As the seedy north of the Ile gears up for this weekend's Black Smoke Jazz Festival (sponsors Bryant and May), excitement is also mounting in Broadstairs, where Victorian bathing costumes are about to make way for the thrills and spills of hemp smocks and bladders on sticks.
Yes, the Dickensians are eagerly aniticipating their annual Folk Week, which takes place next month. Around 150,000 men and women with beards are expected to descend on the quaint seaside town, turning the camp site at Upton School into a mini version of Glastonbury, with the waft of illicit drugs such as Old Nutty Shag and Nadger's Dorchester Wobbly permeating the air.
The organisers, Norman and Norma Normal, have given me a sneak preview of some of the highlights:
Ralph Barking has been squeezing his box all over the world since 1923. He has some real treats in store for Broadstairs, including his famous rendition of All Around My Hat, performed atop a hairy midget riding a unicycle (midget tbc).

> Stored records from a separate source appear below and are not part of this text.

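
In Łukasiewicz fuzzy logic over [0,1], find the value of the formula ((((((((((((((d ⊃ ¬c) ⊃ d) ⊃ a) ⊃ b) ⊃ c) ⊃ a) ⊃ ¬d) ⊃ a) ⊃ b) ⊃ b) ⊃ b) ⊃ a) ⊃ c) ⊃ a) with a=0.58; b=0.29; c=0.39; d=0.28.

¬c: Łukasiewicz ¬ gives 1 − 0.39 = 0.61
(d ⊃ ¬c): min(1, 1 − 0.28 + 0.61) = 1
((d ⊃ ¬c) ⊃ d): min(1, 1 − 1 + 0.28) = 0.28
(((d ⊃ ¬c) ⊃ d) ⊃ a): min(1, 1 − 0.28 + 0.58) = 1
((((d ⊃ ¬c) ⊃ d) ⊃ a) ⊃ b): min(1, 1 − 1 + 0.29) = 0.29
(((((d ⊃ ¬c) ⊃ d) ⊃ a) ⊃ b) ⊃ c): min(1, 1 − 0.29 + 0.39) = 1
((((((d ⊃ ¬c) ⊃ d) ⊃ a) ⊃ b) ⊃ c) ⊃ a): min(1, 1 − 1 + 0.58) = 0.58
¬d: Łukasiewicz ¬ gives 1 − 0.28 = 0.72
(((((((d ⊃ ¬c) ⊃ d) ⊃ a) ⊃ b) ⊃ c) ⊃ a) ⊃ ¬d): min(1, 1 − 0.58 + 0.72) = 1
((((((((d ⊃ ¬c) ⊃ d) ⊃ a) ⊃ b) ⊃ c) ⊃ a) ⊃ ¬d) ⊃ a): min(1, 1 − 1 + 0.58) = 0.58
(((((((((d ⊃ ¬c) ⊃ d) ⊃ a) ⊃ b) ⊃ c) ⊃ a) ⊃ ¬d) ⊃ a) ⊃ b): min(1, 1 − 0.58 + 0.29) = 0.71
((((((((((d ⊃ ¬c) ⊃ d) ⊃ a) ⊃ b) ⊃ c) ⊃ a) ⊃ ¬d) ⊃ a) ⊃ b) ⊃ b): min(1, 1 − 0.71 + 0.29) = 0.58
(((((((((((d ⊃ ¬c) ⊃ d) ⊃ a) ⊃ b) ⊃ c) ⊃ a) ⊃ ¬d) ⊃ a) ⊃ b) ⊃ b) ⊃ b): min(1, 1 − 0.58 + 0.29) = 0.71
((((((((((((d ⊃ ¬c) ⊃ d) ⊃ a) ⊃ b) ⊃ c) ⊃ a) ⊃ ¬d) ⊃ a) ⊃ b) ⊃ b) ⊃ b) ⊃ a): min(1, 1 − 0.71 + 0.58) = 0.87
(((((((((((((d ⊃ ¬c) ⊃ d) ⊃ a) ⊃ b) ⊃ c) ⊃ a) ⊃ ¬d) ⊃ a) ⊃ b) ⊃ b) ⊃ b) ⊃ a) ⊃ c): min(1, 1 − 0.87 + 0.39) = 0.52
((((((((((((((d ⊃ ¬c) ⊃ d) ⊃ a) ⊃ b) ⊃ c) ⊃ a) ⊃ ¬d) ⊃ a) ⊃ b) ⊃ b) ⊃ b) ⊃ a) ⊃ c) ⊃ a): min(1, 1 − 0.52 + 0.58) = 1

1.00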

THE MANIC MORRIS MEN OF MELTON MOWBRAY
Gaily adorned in their bowler hats, black breeches and dancing clogs, The Manic Morris Men Of Melton Mowbray will be staging impromptu performances throughout the week, including their world renowned set 'You Ate My Pork Pie You F*cking Bastard' (not suitable for children).
NOSEFLUTES OF NORWAY (SPONSORED BY VICKS SINEX)
You have to admire their phlegm! The Trondheim Noseflute Choir will be flying in especially for Folk Week. Watch out for their piece de resistance, a 14 hour medley of old favourites, including Blow The Man Down, Colonel Bogey, and Greensleeves.